ANSI/ASSE Z244.1-2003 (R2008) Background Materials

The standard “Control of Hazardous Energy—Lockout/Tagout and Alternative Methods” (ANSI/ASSE Z244.1-2003 (R2008)) establishes requirements and performance objectives for procedures, techniques, designs and methods that protect personnel where injury can occur as a result of the unexpected release of hazardous energy. Unexpected release of hazardous energy can include any unintended motion, energization, startup or release of stored energy, deliberate or otherwise, from the perspective of the person(s) at risk.

Past versions of this standard include:

  • Z244.1-2003 (R2008) (reaffirmed)
  • ANSI/ASSE Z244.1-2003 (new version)
  • Z244.1-1993 (reaffirmed)
  • Z244.1-1982 (new version)
  • Z244.1-1970 (new version)

The Z244 Accredited Standards Committee plans to revise the ANSI/ASSE Z244.1-2003 (R2008) standard in 2010.

Below is Section 1 of the standard:

Introduction

This standard provides guidance regarding:

  • Responsibilities of the principal parties involved in hazardous energy control (Section 3)
  • Design issues that influence the effective application of control methodology (Section 4)
  • Hazardous energy control program elements necessary for employee protection (5.3)
  • Alternative methods development for tasks that are routine, repetitive and integral to the production process
    or where traditional lockout/tagout prohibits the completion of those tasks (5.4)
  • Special applications where traditional methods of hazardous energy control are inappropriate or impractical (5.3.10)
  • Communication and training requirements for involved personnel (5.5)
  • Management review of the total hazardous energy control process to ensure its functioning effectiveness (5.6)

The standard provides for decision-making flexibility regarding hazardous energy control methodology.
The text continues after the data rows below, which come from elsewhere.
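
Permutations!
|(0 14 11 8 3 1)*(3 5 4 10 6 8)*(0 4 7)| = |(0 14 11 3 1 4 10 6 8 5 7)| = 11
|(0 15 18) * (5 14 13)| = |(0 15 18)(5 14 13)| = 3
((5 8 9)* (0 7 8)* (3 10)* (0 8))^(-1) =((0 7)(3 10)(5 8 9))^(-1) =(0 7)(3 10)(5 9 8)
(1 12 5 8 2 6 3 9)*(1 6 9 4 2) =(1 12 5 8)(2 9 6 3 4) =[0, 12, 9, 4, 2, 8, 3, 7, 1, 6, 10, 11, 5]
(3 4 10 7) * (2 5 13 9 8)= (2 5 13 9 8)(3 4 10 7)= [0, 1, 5, 4, 10, 13, 6, 3, 2, 8, 7, 11, 12, 9]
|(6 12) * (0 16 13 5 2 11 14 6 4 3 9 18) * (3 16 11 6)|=42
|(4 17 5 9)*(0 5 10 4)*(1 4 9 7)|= |(0 5 7 1 4 17 10 9)|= 8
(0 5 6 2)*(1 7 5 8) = (0 8 1 7 5 6 2) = [8, 7, 0, 3, 4, 6, 2, 5, 1]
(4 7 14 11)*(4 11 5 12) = [0, 1, 2, 3, 7, 12, 6, 14, 8, 9, 10, 11, 4, 13, 5] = (4 7 14 5 12)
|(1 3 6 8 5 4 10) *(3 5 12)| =4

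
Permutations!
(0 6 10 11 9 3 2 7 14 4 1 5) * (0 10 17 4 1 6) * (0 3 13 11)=(0 3 2 7 14 1 5 10)(4 6 17)(9 13 11)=[3, 5, 7, 2, 6, 10, 17, 14, 8, 13, 0, 9, 12, 11, 1, 15, 16, 4]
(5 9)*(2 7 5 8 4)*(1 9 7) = [0, 9, 1, 3, 2, 7, 6, 5, 4, 8] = (1 9 8 4 2)(5 7)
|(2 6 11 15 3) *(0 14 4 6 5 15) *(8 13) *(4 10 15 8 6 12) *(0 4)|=|(0 14 10 15 3 2 5 8 13 6 11 4 12)|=13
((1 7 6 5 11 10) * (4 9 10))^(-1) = (1 10 9 4 11 5 6 7)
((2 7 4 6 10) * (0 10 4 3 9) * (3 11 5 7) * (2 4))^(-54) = (11)(0 4 2 9 10 6 3)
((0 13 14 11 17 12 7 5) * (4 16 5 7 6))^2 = ((0 13 14 11 17 12 6 4 16 5))^2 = (0 14 17 6 16)(4 5 13 11 12)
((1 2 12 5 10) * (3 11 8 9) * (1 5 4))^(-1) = (1 4 12 2)(3 9 8 11)(5 10)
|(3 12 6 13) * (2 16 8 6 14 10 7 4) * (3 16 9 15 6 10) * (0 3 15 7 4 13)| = 24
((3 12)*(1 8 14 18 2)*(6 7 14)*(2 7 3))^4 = (1 12 6)(2 3 8)(7 14 18)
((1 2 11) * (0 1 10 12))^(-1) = ((0 1 2 11 10 12))^(-1) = (0 12 10 11 2 1)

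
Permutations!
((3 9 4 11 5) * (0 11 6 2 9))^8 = (11)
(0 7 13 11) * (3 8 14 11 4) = [7, 1, 2, 8, 3, 5, 6, 13, 14, 9, 10, 0, 12, 4, 11] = (0 7 13 4 3 8 14 11)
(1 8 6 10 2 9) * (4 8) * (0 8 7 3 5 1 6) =(0 8)(1 4 7 3 5)(2 9 6 10) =[8, 4, 9, 5, 7, 1, 10, 3, 0, 6, 2]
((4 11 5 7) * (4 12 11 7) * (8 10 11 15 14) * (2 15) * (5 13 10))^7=(2 12 7 4 5 8 14 15)(10 11 13)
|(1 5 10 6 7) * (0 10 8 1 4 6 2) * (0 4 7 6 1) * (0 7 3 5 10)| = 4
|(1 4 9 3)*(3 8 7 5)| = 7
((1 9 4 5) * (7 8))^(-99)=(1 9 4 5)(7 8)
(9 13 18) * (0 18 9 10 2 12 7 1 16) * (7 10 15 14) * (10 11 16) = [18, 10, 12, 3, 4, 5, 6, 1, 8, 13, 2, 16, 11, 9, 7, 14, 0, 17, 15] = (0 18 15 14 7 1 10 2 12 11 16)(9 13)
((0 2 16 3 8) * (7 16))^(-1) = (0 8 3 16 7 2)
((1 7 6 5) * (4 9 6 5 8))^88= ((1 7 5)(4 9 6 8))^88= (9)(1 7 5)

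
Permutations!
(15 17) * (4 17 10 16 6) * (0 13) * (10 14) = [13, 1, 2, 3, 17, 5, 4, 7, 8, 9, 16, 11, 12, 0, 10, 14, 6, 15] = (0 13)(4 17 15 14 10 16 6)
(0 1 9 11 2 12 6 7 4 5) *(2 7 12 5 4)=(0 1 9 11 7 2 5)(6 12)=[1, 9, 5, 3, 4, 0, 12, 2, 8, 11, 10, 7, 6]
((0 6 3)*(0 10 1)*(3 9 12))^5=(0 10 12 6 1 3 9)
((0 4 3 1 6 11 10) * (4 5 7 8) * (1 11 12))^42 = ((0 5 7 8 4 3 11 10)(1 6 12))^42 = (12)(0 7 4 11)(3 10 5 8)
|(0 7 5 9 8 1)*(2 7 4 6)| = 9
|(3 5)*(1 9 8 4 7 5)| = 7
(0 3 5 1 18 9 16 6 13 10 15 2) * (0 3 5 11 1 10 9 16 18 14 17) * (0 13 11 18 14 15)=(0 5 10)(1 15 2 3 18 16 6 11)(9 14 17 13)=[5, 15, 3, 18, 4, 10, 11, 7, 8, 14, 0, 1, 12, 9, 17, 2, 6, 13, 16]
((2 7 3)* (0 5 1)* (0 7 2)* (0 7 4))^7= ((0 5 1 4)(3 7))^7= (0 4 1 5)(3 7)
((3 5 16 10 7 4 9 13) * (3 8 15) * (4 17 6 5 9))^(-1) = (3 15 8 13 9)(5 6 17 7 10 16)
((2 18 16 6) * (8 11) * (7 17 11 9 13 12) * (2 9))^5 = ((2 18 16 6 9 13 12 7 17 11 8))^5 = (2 13 8 9 11 6 17 16 7 18 12)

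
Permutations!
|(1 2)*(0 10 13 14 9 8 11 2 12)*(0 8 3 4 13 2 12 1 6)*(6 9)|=|(0 10 2 9 3 4 13 14 6)(8 11 12)|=9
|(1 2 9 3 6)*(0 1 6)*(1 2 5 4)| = |(0 2 9 3)(1 5 4)| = 12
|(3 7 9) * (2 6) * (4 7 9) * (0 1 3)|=4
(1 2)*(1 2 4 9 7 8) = (1 4 9 7 8) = [0, 4, 2, 3, 9, 5, 6, 8, 1, 7]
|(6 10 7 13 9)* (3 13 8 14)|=8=|(3 13 9 6 10 7 8 14)|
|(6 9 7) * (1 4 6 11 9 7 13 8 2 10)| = |(1 4 6 7 11 9 13 8 2 10)| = 10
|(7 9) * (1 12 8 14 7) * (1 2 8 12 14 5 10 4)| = |(1 14 7 9 2 8 5 10 4)| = 9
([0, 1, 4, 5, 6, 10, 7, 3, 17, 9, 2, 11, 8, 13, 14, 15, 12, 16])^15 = (2 4 6 7 3 5 10)(8 12 16 17)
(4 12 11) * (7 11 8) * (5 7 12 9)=(4 9 5 7 11)(8 12)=[0, 1, 2, 3, 9, 7, 6, 11, 12, 5, 10, 4, 8]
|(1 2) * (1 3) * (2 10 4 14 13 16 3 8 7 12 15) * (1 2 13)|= |(1 10 4 14)(2 8 7 12 15 13 16 3)|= 8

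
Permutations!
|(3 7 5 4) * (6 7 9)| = 6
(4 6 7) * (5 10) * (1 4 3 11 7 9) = [0, 4, 2, 11, 6, 10, 9, 3, 8, 1, 5, 7] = (1 4 6 9)(3 11 7)(5 10)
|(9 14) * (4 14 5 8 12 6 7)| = 8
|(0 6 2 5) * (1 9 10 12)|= 4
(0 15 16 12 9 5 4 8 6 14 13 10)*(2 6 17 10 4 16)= [15, 1, 6, 3, 8, 16, 14, 7, 17, 5, 0, 11, 9, 4, 13, 2, 12, 10]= (0 15 2 6 14 13 4 8 17 10)(5 16 12 9)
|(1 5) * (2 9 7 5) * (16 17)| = |(1 2 9 7 5)(16 17)| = 10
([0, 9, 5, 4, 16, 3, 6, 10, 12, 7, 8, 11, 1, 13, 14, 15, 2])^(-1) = (1 12 8 10 7 9)(2 16 4 3 5)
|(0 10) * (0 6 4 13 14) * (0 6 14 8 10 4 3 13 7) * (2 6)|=21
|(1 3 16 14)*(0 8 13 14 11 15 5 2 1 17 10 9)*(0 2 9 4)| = |(0 8 13 14 17 10 4)(1 3 16 11 15 5 9 2)| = 56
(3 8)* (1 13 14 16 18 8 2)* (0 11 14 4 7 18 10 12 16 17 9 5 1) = [11, 13, 0, 2, 7, 1, 6, 18, 3, 5, 12, 14, 16, 4, 17, 15, 10, 9, 8] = (0 11 14 17 9 5 1 13 4 7 18 8 3 2)(10 12 16)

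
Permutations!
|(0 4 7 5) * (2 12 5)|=|(0 4 7 2 12 5)|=6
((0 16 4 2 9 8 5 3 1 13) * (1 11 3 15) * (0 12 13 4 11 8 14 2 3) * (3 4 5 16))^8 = (0 16 3 11 8)(1 15 5)(2 14 9)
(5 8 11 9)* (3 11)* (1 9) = (1 9 5 8 3 11) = [0, 9, 2, 11, 4, 8, 6, 7, 3, 5, 10, 1]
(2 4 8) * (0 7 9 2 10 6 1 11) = [7, 11, 4, 3, 8, 5, 1, 9, 10, 2, 6, 0] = (0 7 9 2 4 8 10 6 1 11)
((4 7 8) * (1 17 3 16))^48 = (17)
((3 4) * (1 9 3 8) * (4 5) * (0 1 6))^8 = ((0 1 9 3 5 4 8 6))^8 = (9)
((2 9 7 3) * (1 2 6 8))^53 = (1 3 2 6 9 8 7)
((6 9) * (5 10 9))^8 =(10)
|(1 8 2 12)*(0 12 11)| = |(0 12 1 8 2 11)| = 6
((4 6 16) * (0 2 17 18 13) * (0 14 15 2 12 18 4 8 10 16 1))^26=((0 12 18 13 14 15 2 17 4 6 1)(8 10 16))^26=(0 14 4 12 15 6 18 2 1 13 17)(8 16 10)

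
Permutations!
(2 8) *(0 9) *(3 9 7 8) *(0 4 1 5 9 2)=(0 7 8)(1 5 9 4)(2 3)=[7, 5, 3, 2, 1, 9, 6, 8, 0, 4]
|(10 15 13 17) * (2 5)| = 4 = |(2 5)(10 15 13 17)|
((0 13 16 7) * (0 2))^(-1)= (0 2 7 16 13)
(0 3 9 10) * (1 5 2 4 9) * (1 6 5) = [3, 1, 4, 6, 9, 2, 5, 7, 8, 10, 0] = (0 3 6 5 2 4 9 10)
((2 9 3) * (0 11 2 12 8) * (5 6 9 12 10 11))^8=(0 12 11 3 6)(2 10 9 5 8)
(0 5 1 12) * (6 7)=(0 5 1 12)(6 7)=[5, 12, 2, 3, 4, 1, 7, 6, 8, 9, 10, 11, 0]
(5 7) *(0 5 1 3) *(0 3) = [5, 0, 2, 3, 4, 7, 6, 1] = (0 5 7 1)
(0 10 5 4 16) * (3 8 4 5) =[10, 1, 2, 8, 16, 5, 6, 7, 4, 9, 3, 11, 12, 13, 14, 15, 0] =(0 10 3 8 4 16)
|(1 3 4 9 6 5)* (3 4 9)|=6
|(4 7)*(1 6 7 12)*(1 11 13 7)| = 10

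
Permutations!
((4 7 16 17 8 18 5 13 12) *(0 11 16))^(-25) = (0 12 18 16 7 13 8 11 4 5 17)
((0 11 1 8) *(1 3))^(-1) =((0 11 3 1 8))^(-1) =(0 8 1 3 11)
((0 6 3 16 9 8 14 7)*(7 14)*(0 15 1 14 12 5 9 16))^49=(16)(0 6 3)(1 14 12 5 9 8 7 15)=((16)(0 6 3)(1 14 12 5 9 8 7 15))^49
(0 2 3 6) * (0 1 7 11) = [2, 7, 3, 6, 4, 5, 1, 11, 8, 9, 10, 0] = (0 2 3 6 1 7 11)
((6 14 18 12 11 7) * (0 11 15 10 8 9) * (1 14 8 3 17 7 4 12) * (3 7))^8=((0 11 4 12 15 10 7 6 8 9)(1 14 18)(3 17))^8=(0 8 7 15 4)(1 18 14)(6 10 12 11 9)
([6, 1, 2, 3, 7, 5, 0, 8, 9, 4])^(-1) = (0 6)(4 9 8 7)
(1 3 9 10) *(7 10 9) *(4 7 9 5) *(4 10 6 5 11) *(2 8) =(1 3 9 11 4 7 6 5 10)(2 8) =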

Alternative methods, when used, are based upon risk assessment and application of the classic hazard control hierarchy (5.4.2). However, lockout/tagout continues to be emphasized as the primary hazardous energy control approach.

I. Scope, Purposes & Application

1.1 Scope. This standard establishes requirements for the control of hazardous energy associated with machines, equipment or processes that could cause injury to personnel.

1.2 Purpose. The purpose of this standard is to establish requirements and performance objectives for procedures, techniques, designs and methods that protect personnel where injury can occur as a result of the unexpected release of hazardous energy. Unexpected release of hazardous energy can include any unintended motion, energization, startup or release of stored energy, deliberate or otherwise, from the perspective of the person(s) at risk.

Lockout/tagout is the primary method of hazardous energy control. When the tasks specified in 1.3 are routine, repetitive and integral to the production process or traditional lockout/tagout prohibits the completion of those tasks, alternative methods of control that are based on risk assessment (5.4.1) and that provide effective personal protection shall be used.

Note: Tasks that are routine, repetitive and integral to production generally exhibit most of the following characteristics:

  • Short in duration
  • Relatively minor in nature
  • Occur frequently during the shift, day or week
  • Usually performed by operators, setup, service or maintenance personnel
  • Do not involve extensive disassembly
  • Represent predetermined cyclical activities
  • Expected to occur regularly
  • Minimally interrupt the production process
  • Exist even when optimal operating levels are achieved
  • Require task-specific personnel training

The reason for intervention (i.e., perform the task) is to sustain the machine, equipment or process continuity within the nominal performance range and output quality. This usually occurs when the machine, equipment or process is operating normally and the need for periodic service or adjustment is predictable based on operating experience and product demands.

Each user should inventory and examine all tasks deemed to be “routine, repetitive and integral to production” and determine if they possess the above characteristics before proceeding in the development of alternative methods based on risk assessment. If the tasks do not substantially conform, then lockout/tagout should be used.

This document is a performance standard and, as such, is not intended to limit or restrict the use of other existing specific standards and procedures that meet the performance objectives defined in this standard and provide an equivalent level of personal protection from exposure to hazardous energy.

1.3 Application. This standard applies to, but is not limited to, activities such as erecting, installing, constructing, repairing, adjusting, inspecting, unjamming, setting up, troubleshooting, testing, cleaning, dismantling, servicing and maintaining machines, equipment or processes.

This standard does not apply to work on cord- and plug-connected electric equipment for which exposure to the hazards of unexpected energization or startup of the equipment is controlled by the unplugging of the equipment from the energy source and by the plug being under the exclusive control of the individual performing the servicing or maintenance.

This standard does not apply to hot tap operations involving transmission and distribution systems for substances such as gas, steam, water or petroleum products when they are performed on pressurized pipelines, provided the user demonstrates that (1) continuity of service is essential, (2) shutdown of the system is impractical and (3) documented procedures are followed and that special equipment is used which, will provide proven effective protection for individuals.